During inflammation, prostaglandin E2 (PGE2) is abundantly secreted by fibroblasts, monocytes, endothelial and epithelial cells. PGE2 activates four distinct E-type prostanoid (EP1-4) receptors giving rise to often opposing cellular effects. Most of our knowledge regarding the biological roles of PGE2 is based on experiments using cyclooxygenase (COX) inhibitors, which also inhibit the release of other prostanoids. The proposed study aims to unravel the molecular and cellular mechanisms by which PGE2 and it receptors regulate pulmonary microvascular barrier function. Most importantly, we will investigate how selective EP agonists and/or antagonists might be exploited therapeutically to modulate endothelial function in conditions with increased microvascular permeability such as acute lung injury (ALI) using in vitro human cell systems and mouse models of ALI. The impact of PGE2 and EP receptors on vascular leakage and neutrophil recruitment in lungs will also be determined using EP receptor deficient mice. Our results from preparatory experiments hold great promise that the proposed study will establish novel therapeutic approaches using selective EP ligands for diseases with increased vascular permeability and neutrophil extravasation.

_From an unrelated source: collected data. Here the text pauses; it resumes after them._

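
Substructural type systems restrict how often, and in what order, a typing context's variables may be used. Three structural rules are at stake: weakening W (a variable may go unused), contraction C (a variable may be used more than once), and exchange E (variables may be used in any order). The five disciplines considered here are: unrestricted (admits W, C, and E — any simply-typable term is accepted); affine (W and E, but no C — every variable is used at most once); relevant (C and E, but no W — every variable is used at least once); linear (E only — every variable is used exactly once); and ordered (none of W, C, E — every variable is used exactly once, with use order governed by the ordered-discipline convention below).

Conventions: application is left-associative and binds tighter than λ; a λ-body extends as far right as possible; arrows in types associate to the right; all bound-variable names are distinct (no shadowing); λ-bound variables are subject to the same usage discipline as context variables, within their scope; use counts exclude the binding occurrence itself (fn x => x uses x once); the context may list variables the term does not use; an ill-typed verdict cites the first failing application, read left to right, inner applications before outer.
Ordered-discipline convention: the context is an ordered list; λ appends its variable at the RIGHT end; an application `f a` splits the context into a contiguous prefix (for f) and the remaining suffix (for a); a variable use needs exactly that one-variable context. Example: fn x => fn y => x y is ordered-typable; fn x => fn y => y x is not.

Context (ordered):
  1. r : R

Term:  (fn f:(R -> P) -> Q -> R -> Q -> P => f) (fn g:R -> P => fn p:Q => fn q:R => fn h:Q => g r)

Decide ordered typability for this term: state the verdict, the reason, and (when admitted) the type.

no — p, q, h left unused
counts: r: 1; f [bound]: 1; g [bound]: 1; p [bound]: 0; q [bound]: 0; h [bound]: 0
uses in reading order: f, g, r
typing: ✓ — (R -> P) -> Q -> R -> Q -> P
across the five disciplines: ordered ✗, linear ✗, affine ✓, relevant ✗, unrestricted ✓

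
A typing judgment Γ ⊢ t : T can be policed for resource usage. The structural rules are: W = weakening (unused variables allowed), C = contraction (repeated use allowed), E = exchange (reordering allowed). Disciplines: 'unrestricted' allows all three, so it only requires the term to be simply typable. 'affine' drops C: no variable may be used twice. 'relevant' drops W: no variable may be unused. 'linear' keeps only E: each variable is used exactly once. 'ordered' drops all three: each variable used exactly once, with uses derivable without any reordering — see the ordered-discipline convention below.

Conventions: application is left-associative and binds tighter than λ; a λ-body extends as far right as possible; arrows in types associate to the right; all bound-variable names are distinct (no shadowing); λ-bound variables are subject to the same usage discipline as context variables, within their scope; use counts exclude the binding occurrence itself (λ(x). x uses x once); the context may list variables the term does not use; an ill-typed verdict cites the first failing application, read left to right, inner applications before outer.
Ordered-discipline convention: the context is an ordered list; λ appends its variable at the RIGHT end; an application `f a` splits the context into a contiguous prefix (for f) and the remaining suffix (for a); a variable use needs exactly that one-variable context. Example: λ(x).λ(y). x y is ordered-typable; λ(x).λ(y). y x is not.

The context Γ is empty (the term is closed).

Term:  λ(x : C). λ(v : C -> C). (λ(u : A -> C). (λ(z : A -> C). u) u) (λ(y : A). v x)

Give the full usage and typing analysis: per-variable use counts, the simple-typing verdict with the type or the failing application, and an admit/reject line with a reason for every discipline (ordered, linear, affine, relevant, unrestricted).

counts: x (bound): 1, v (bound): 1, u (bound): 2, z (bound): 0, y (bound): 0
left-to-right use order: u, u, v, x
typing: well-typed at C -> (C -> C) -> A -> C
ordered ✗ (needs contraction — u ×2; needs weakening: z, y unused)
linear ✗ (needs contraction — u ×2; needs weakening: z, y unused)
affine ✗ (needs contraction — u ×2)
relevant ✗ (needs weakening: z, y unused)
unrestricted ✓ (type-checks (C -> (C -> C) -> A -> C) and nothing is barred)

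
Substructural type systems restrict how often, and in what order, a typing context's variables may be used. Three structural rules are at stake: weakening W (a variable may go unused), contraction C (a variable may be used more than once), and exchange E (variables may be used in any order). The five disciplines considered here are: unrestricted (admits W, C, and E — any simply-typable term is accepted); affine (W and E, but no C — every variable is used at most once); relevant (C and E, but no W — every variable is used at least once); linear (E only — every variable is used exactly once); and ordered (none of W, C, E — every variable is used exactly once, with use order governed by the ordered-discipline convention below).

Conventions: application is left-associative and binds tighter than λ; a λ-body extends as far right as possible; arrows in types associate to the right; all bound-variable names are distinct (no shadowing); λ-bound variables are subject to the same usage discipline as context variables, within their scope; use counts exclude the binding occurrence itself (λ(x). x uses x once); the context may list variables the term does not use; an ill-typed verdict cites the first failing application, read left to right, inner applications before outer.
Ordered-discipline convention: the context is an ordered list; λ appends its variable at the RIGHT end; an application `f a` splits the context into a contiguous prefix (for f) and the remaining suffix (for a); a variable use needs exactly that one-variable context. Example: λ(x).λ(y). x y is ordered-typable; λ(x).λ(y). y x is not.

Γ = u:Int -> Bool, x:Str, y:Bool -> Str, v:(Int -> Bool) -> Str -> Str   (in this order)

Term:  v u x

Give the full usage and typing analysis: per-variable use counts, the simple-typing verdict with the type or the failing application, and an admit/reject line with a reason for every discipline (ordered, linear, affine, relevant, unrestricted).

use counts: u: 1×; x: 1×; y: 0×; v: 1×
uses in reading order: v, u, x
typing: ✓ — Str
ordered ✗ (unused: y — weakening required)
linear ✗ (unused: y — weakening required)
affine ✓ (u, x, y, v: no repeats, contraction unneeded)
relevant ✗ (unused: y — weakening required)
unrestricted ✓ (well-typed at Str; no restrictions here)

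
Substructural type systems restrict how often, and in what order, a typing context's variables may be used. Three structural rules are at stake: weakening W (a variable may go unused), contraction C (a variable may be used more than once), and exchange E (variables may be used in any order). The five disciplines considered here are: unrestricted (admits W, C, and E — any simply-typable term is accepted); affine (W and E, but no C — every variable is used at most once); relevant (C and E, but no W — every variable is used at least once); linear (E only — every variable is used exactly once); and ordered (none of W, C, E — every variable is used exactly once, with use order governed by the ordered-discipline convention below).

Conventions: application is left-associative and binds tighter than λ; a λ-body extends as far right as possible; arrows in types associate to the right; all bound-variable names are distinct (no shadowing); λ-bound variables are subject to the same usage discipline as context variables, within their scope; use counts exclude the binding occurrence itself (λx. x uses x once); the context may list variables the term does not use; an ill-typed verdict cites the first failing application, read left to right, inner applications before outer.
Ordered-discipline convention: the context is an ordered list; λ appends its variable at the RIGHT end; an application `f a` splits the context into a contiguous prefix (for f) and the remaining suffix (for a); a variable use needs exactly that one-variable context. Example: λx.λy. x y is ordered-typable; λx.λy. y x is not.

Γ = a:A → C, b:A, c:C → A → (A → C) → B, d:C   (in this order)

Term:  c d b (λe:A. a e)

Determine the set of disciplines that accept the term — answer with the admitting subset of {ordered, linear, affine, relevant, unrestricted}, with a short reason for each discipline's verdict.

admitted by: linear, affine, relevant, unrestricted
use counts: a ×1; b ×1; c ×1; d ×1; e (bound) ×1
use order (left to right): c, d, b, a, e
typing: well-typed at B
ordered: ✗, needs exchange: uses follow c, d, b, a, e
linear: ✓, a, b, c, d, e: one use apiece
affine: ✓, none of a, b, c, d, e used more than once
relevant: ✓, every one of a, b, c, d, e appears
unrestricted: ✓, well-typed at B; no restrictions here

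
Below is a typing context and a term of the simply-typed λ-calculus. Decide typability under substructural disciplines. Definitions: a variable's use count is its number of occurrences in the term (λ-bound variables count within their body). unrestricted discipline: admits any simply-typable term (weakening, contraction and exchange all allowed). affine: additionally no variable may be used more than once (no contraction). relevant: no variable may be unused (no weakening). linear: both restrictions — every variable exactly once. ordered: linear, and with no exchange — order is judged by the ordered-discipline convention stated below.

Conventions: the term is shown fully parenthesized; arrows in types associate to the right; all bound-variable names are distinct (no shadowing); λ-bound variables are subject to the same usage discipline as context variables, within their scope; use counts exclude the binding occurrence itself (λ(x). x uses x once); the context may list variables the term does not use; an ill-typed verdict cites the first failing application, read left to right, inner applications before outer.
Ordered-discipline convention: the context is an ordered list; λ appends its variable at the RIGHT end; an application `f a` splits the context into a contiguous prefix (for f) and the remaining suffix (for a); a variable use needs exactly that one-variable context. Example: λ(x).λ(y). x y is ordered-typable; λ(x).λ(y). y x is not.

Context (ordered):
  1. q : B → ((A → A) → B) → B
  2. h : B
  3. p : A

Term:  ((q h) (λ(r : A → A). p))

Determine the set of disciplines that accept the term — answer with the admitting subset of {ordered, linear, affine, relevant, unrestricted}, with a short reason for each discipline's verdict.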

This project set out to investigate how PGE2 and its receptors regulate lung function with major focus on the vessel-forming endothelial cells. In course of the study we extended our investigations to the crosstalk of endothelial and epithelial cells in the lung as well as to the recently described immune cells, the innate lymphoid cells. We found that PGE2 and the EP1 / EP3 receptor agonist 17-pt-PGE2 via the EP4 receptor strengthened the endothelial barrier function. Additionally, we studied the role of PGE2 in alveolar epithelial and lung microvascular endothelial crosstalk. We demonstrated that the epithelial cell-derived PGE2 is a key regulator of endothelial barrier integrity via EP4 receptors under physiologic and inflammatory conditions. In the last part of the project we focused on the allergic inflammation-associated group 2 innate lymphoid cells (ILC2). We showed that PGE2 suppressed the function of ILC2. We can conclude that PGE2 plays protective roles in the lung by acting on the EP4 receptor of the endothelial cells during inflammatory conditions. Furthermore, PGE2 inhibits the function of ILC2 during allergic inflammation by activating EP2 and EP4 receptors. These results suggest promising therapeutic applications of EP2 and EP4 agonists in pulmonary diseases.